SUPREME COURT OF THE UNITED STATES


403 U.S. 15

Cohen v. California

APPEAL FROM THE COURT OF APPEAL OF CALIFORNIA, SECOND APPELLATE DISTRICT


No. 299 Argued: February 22, 1971 --- Decided: June 7, 1971

MR. JUSTICE BLACKMUN, with whom THE CHIEF JUSTICE and MR. JUSTICE BLACK join.

I dissent, and I do so for two reasons:

1. Cohen's absurd and immature antic, in my view, was mainly conduct, and little speech. See Street v. New York, 394 U.S. 576"]394 U.S. 576 (1969); 394 U.S. 576 (1969); Cox v. Louisiana, 379 U.S. 536, 555 (1965); Giboney v. Empire Storage Co., 336 U.S. 490, 502 (1949). The California Court of Appeal appears so to have described it, 1 Cal.App.3d 94, 100, 81 Cal.Rptr. 503, 507, and I cannot characterize it otherwise. Further, the case appears to me to be well within the sphere of Chaplinsky v.
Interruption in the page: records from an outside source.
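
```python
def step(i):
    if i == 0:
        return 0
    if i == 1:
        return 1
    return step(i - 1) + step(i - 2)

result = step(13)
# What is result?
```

Build up from base cases: step(0)=0, step(1)=1, step(2)=1, step(3)=2, step(4)=3, step(5)=5, step(6)=8, ..., step(13)=233

Answer: 233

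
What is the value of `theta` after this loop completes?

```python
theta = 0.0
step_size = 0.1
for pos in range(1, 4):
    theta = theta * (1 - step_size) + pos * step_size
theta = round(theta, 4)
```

Moving average with lr=0.1
`theta` takes the values: 0.0 → 0.1 → 0.29 → 0.561

Answer: 0.561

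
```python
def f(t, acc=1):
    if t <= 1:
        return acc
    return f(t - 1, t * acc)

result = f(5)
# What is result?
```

Accumulator trace (n, acc): (5, 1) -> (4, 5) -> (3, 20) -> (2, 60) -> (1, 120) -> return 120

Answer: 120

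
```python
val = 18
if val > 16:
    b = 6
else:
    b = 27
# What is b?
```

Trace:
`val = 18` → val = 18
`if val > 16: ...` → val > 16 is True → b = 6
So b = 6

Answer: 6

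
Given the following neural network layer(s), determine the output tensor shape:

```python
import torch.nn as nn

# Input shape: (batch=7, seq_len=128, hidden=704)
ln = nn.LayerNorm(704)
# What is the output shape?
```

Input: (7, 128, 704) -> Output: (7, 128, 704)

Answer: (7, 128, 704)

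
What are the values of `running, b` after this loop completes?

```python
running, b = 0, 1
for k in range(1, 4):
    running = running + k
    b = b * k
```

Sum and factorial of 1 to 3
`running, b` takes the values: (0, 1) → (1, 1) → (3, 1) → (3, 2) → (6, 2) → (6, 6)

Answer: 6, 6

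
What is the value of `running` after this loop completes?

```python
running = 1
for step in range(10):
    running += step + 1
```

Start at 1, add 1 to 10 = 56
`running` takes the values: 1 → 2 → 4 → 7 → 11 → 16 → 22 → 29 → 37 → 46 → 56

Answer: 56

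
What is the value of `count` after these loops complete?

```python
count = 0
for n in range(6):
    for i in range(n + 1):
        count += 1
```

Triangle: 1 + 2 + ... + 6
`count` takes the values: 0 → 1 → 2 → 3 → 4 → 5 → 6 → 7 → 8 → 9 → 10 → 11 → 12 → 13 → 14 → 15 → 16 → 17 → 18 → 19 → 20 → 21

Answer: 21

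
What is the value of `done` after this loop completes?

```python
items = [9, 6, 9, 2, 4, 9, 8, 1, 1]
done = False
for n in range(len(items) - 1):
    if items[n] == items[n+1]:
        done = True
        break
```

Check consecutive duplicates in [9, 6, 9, 2, 4, 9, 8, 1, 1]
`done` takes the values: False → True

Answer: True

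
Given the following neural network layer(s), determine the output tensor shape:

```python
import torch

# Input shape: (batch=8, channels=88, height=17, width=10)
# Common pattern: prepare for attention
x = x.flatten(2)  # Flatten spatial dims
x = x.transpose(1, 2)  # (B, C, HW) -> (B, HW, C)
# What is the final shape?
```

Input: (8, 88, 17, 10) -> after flatten(2): (8, 88, 170) -> Output: (8, 170, 88)

Answer: (8, 170, 88)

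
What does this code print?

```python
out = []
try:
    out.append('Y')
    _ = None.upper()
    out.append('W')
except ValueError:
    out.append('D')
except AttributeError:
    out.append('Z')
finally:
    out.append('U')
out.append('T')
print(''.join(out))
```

Execution trace: 'Y' (try body) → 'Z' (except AttributeError) → 'U' (finally) → 'T' (after the try/except). Output: YZUT

Answer: YZUT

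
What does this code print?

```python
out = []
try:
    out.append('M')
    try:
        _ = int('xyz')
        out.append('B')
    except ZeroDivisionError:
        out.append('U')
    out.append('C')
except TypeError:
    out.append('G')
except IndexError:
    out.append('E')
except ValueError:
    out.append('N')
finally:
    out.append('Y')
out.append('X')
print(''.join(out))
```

Execution trace: 'M' (try body) → 'N' (except ValueError) → 'Y' (finally) → 'X' (after the try/except). Output: MNYX

Answer: MNYX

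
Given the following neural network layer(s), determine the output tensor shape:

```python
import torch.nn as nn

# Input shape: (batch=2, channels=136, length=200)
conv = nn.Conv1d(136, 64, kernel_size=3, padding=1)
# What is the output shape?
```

Input: (2, 136, 200) -> Output: (2, 64, 200)

Answer: (2, 64, 200)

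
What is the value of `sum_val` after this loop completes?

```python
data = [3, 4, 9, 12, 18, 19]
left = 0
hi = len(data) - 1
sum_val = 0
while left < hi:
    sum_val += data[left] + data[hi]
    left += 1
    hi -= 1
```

Sum of pairs from ends
`sum_val` takes the values: 0 → 22 → 44 → 65

Answer: 65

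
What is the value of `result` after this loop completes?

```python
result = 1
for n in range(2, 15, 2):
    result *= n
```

Product of even numbers 2 to 14
`result` takes the values: 1 → 2 → 8 → 48 → 384 → 3840 → 46080 → 645120

Answer: 645120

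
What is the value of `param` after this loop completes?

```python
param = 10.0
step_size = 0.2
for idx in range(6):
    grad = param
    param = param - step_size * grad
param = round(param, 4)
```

Gradient descent: w = 10.0 * (1 - 0.2)^6
`param` takes the values: 10.0 → 8.0 → 6.4 → 5.12 → 4.096 → 3.2768 → 2.62144 → 2.6214

Answer: 2.6214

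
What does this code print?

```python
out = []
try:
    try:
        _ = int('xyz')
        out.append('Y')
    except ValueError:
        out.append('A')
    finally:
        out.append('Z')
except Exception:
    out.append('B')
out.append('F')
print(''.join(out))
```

Execution trace: 'A' (inner except ValueError) → 'Z' (inner finally) → 'F' (after the try/except). Output: AZF

Answer: AZF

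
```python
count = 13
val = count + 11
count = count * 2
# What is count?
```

Trace:
`count = 13` → count = 13
`val = count + 11` → val = 24
`count = count * 2` → count = 26
So count = 26

Answer: 26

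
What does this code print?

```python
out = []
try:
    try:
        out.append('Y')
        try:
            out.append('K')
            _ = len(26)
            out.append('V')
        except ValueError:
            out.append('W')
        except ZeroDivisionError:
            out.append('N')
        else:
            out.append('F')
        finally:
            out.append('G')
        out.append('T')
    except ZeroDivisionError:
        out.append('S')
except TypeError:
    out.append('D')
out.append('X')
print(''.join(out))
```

Execution trace: 'Y' (try body) → 'K' (inner try body) → 'G' (inner finally) → 'D' (outer except TypeError) → 'X' (after the try/except). Output: YKGDX

Answer: YKGDX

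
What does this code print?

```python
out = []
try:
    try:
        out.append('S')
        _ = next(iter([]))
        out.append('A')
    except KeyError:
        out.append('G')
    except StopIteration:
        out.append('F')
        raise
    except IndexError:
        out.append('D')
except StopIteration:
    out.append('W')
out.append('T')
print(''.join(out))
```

Execution trace: 'S' (inner try body) → 'F' (inner except StopIteration) → 'W' (outer except StopIteration) → 'T' (after the try/except). Output: SFWT

Answer: SFWT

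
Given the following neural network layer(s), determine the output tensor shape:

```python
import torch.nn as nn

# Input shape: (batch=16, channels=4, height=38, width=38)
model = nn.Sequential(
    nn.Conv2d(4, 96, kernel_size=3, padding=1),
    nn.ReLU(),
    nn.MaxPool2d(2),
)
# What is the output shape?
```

Input: (16, 4, 38, 38) -> after Conv2d: (16, 96, 38, 38) -> after ReLU: (16, 96, 38, 38) -> Output: (16, 96, 19, 19)

Answer: (16, 96, 19, 19)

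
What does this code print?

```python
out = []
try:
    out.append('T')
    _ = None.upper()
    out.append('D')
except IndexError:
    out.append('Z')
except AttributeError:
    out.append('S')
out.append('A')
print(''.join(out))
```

Execution trace: 'T' (try body) → 'S' (except AttributeError) → 'A' (after the try/except). Output: TSA

Answer: TSA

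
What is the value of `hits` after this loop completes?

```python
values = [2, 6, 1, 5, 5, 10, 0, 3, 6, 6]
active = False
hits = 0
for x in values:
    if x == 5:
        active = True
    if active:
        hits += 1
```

Count elements after first 5 in [2, 6, 1, 5, 5, 10, 0, 3, 6, 6]
`hits` takes the values: 0 → 1 → 2 → 3 → 4 → 5 → 6 → 7

Answer: 7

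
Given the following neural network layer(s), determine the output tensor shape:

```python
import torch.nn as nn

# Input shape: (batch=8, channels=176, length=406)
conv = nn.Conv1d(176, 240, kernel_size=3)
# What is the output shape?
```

Input: (8, 176, 406) -> Output: (8, 240, 404)

Answer: (8, 240, 404)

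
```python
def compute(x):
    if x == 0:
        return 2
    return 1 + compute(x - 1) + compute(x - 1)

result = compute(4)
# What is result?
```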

New Hampshire, 315 U.S. 568 (1942), where Mr. Justice Murphy, a known champion of First Amendment freedoms, wrote for a unanimous bench. As a consequence, this Court's agonizing over First Amendment values seems misplaced and unnecessary.

2. I am not at all certain that the California Court of Appeal's construction of § 415 is now the authoritative California construction. The Court of Appeal filed its opinion on October 22, 1969. The Supreme Court of California declined review by a four-to-three vote on December 17. See 1 Cal.App.3d at 104. A month later, on January 27, 1970, the State Supreme Court, in another case, construed § 415, evidently for the first time. In re Bushman, 1 Cal.3d 767, 463 P.2d 727. Chief Justice Traynor, who was among the dissenters to his court's refusal to take Cohen's case, wrote the majority opinion. He held that § 415 "is not unconstitutionally vague and overbroad," and further said:

[T]hat part of Penal Code section 415 in question here makes punishable only willful and malicious conduct that is violent and endangers public safety and order or that creates a clear and present danger that others will engage in violence of that nature. [p28]

. . . [It] does not make criminal any nonviolent act unless the act incites or threatens to incite others to violence. . . .

1 Cal.3d at 773-774, 463 P.2d at 731. Cohen was cited in Bushman, 1 Cal.3d at 773, 463 P.2d at 730, but I am not convinced that its description there and Cohen itself are completely consistent with the "clear and present danger" standard enunciated in Bushman. Inasmuch as this Court does not dismiss this case, it ought to be remanded to the California Court of Appeal for reconsideration in the light of the subsequently rendered decision by the State's highest tribunal in Bushman.

MR. JUSTICE WHITE concurs in Paragraph 2 of MR. JUSTICE BLACKMUN's dissenting opinion.